3.2 Concorrência Paradigmática

3.2.1 Abordagem da Escolha Estratégica

A orientação para o mercado, segundo Perin (2001), tem sido um tema central na área de marketing, principalmente em função das recentes mudanças no ambiente competitivo e a conseqüente necessidade de se buscar diferenciais sustentáveis. Na sua visão, poucos temas receberam semelhante destaque tanto no meio acadêmico quanto empresarial. Dentre as abordagens mais aceitas, destaca-se a de Naver e Slater (1990) que compreendem a orientação para o mercado como sendo composta, simultaneamente, por uma orientação para o cliente e para o concorrente, associada à coordenação interfuncional de todas as atividades da empresa com o objetivo de criação de valor superior para os segmentos-alvo. Para estes autores, empresas de fato orientadas para o mercado têm foco no longo prazo e na rentabilidade, assim como apresentam performance superior.

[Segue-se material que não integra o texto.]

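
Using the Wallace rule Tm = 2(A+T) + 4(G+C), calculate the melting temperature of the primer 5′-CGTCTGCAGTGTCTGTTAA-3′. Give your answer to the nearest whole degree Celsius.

56°C

Base counts: A=3, T=7, G=5, C=4 (length 19).
Tm = 2·(3+7) + 4·(5+4) = 2·10 + 4·9 = 20 + 36 = 56°C.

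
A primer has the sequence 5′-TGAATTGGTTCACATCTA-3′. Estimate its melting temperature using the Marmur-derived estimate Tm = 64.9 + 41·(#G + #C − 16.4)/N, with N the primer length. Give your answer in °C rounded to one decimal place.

41.2°C

Base counts: A=5, T=7, G=3, C=3; G+C = 6, N = 18.
Tm = 64.9 + 41·(6 − 16.4)/18 = 64.9 + -426.40/18 = 41.2°C.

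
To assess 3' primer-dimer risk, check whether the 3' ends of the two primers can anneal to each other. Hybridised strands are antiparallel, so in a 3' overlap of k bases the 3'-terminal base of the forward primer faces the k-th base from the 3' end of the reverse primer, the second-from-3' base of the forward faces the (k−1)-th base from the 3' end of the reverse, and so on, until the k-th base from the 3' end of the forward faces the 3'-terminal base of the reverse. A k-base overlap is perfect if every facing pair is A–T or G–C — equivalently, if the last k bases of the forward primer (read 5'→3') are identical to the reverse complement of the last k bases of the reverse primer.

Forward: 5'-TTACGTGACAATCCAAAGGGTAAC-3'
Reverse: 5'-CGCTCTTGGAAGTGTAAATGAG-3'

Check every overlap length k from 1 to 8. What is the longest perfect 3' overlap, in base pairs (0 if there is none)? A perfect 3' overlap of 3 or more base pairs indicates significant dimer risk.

Longest perfect overlap: 1 complementary base pair; below the dimer-risk threshold (threshold 3).

Last 8 bases (5'→3') — forward …AGGGTAAC, reverse …TAAATGAG.
Reverse complement of the reverse primer's last 8 bases: CTCATTTA; its first k bases are the reverse complement of the reverse primer's last k bases, so a perfect k-base overlap needs the forward primer's last k bases to equal them.
Comparing (forward last k vs required): k=1: C vs C ✓; k=2: AC vs CT ✗; k=3: AAC vs CTC ✗; k=4: TAAC vs CTCA ✗; k=5: GTAAC vs CTCAT ✗; k=6: GGTAAC vs CTCATT ✗; k=7: GGGTAAC vs CTCATTT ✗; k=8: AGGGTAAC vs CTCATTTA ✗.
Only k = 1 is perfect, so the longest perfect 3' overlap is 1.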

Day (2001) afirma que as organizações podem se tornar mais orientadas para o mercado pela construção de capacidades especiais que as tornem distintas das demais, sendo uma tarefa crítica da administração a definição de quais capacidades desenvolver e enfatizar. Na percepção deste autor, as empresas orientadas para o mercado tomam decisões estratégicas a partir de um senso compartilhado sobre (a) o que é importante para o cliente; (b) os valores que são ofertados pelos concorrentes; (c) os diferenciais competitivos / competências centrais da empresa. Nesse sentido, Naver e Slater (1990) argumentam que a orientação para o mercado pode ser potencializada pela orientação para a aprendizagem enquanto Day (2001) ressalta que não se deve restringir o processo de produção de inteligência competitiva à compreensão das demandas dos clientes e sua tradução em novos produtos, mas também em novas formas de atuar nos negócios.

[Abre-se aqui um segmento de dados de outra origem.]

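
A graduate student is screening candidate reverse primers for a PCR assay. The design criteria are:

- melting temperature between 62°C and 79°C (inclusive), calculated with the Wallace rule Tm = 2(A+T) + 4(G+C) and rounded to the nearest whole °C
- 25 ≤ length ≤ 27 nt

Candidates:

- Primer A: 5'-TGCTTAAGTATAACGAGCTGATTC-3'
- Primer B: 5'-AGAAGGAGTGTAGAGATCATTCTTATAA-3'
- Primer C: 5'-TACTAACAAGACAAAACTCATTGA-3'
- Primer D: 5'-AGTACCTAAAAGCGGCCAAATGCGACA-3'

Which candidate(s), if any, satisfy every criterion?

None of the candidates satisfy all criteria.

Primer A (24 nt, A=7 T=8 G=5 C=4): Tm = 2·15 + 4·9 = 66°C ✓; length 24, outside 25–27 ✗ — fails.
Primer B (28 nt, A=11 T=8 G=7 C=2): Tm = 2·19 + 4·9 = 74°C ✓; length 28, outside 25–27 ✗ — fails.
Primer C (24 nt, A=12 T=5 G=2 C=5): Tm = 2·17 + 4·7 = 62°C ✓; length 24, outside 25–27 ✗ — fails.
Primer D (27 nt, A=11 T=3 G=6 C=7): Tm = 2·14 + 4·13 = 80°C, outside 62–79°C ✗; length 27 ✓ — fails.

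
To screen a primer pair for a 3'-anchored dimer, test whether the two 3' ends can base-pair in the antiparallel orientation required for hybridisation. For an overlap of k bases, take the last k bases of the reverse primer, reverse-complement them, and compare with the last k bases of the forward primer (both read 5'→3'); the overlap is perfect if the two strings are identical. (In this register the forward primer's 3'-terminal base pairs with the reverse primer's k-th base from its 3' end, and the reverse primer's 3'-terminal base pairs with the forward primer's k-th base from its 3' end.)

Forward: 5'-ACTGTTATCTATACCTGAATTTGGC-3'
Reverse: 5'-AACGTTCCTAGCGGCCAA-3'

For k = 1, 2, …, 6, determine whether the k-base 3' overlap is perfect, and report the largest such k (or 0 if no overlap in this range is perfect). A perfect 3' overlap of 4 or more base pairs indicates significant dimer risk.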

Toledo e Amigo (1999), ao estudar a relação entre orientação para o mercado e competitividade, afirmam que esta última deve ser compreendida como um desempenho superior nos fatores críticos de sucesso, segundo avaliação dos clientes e em relação aos concorrentes. Desta forma, a competitividade decorre da oferta de um valor percebido como superior pelos clientes, cabendo à empresa o desafio de criá-lo em um contexto adequado de custo / benefício.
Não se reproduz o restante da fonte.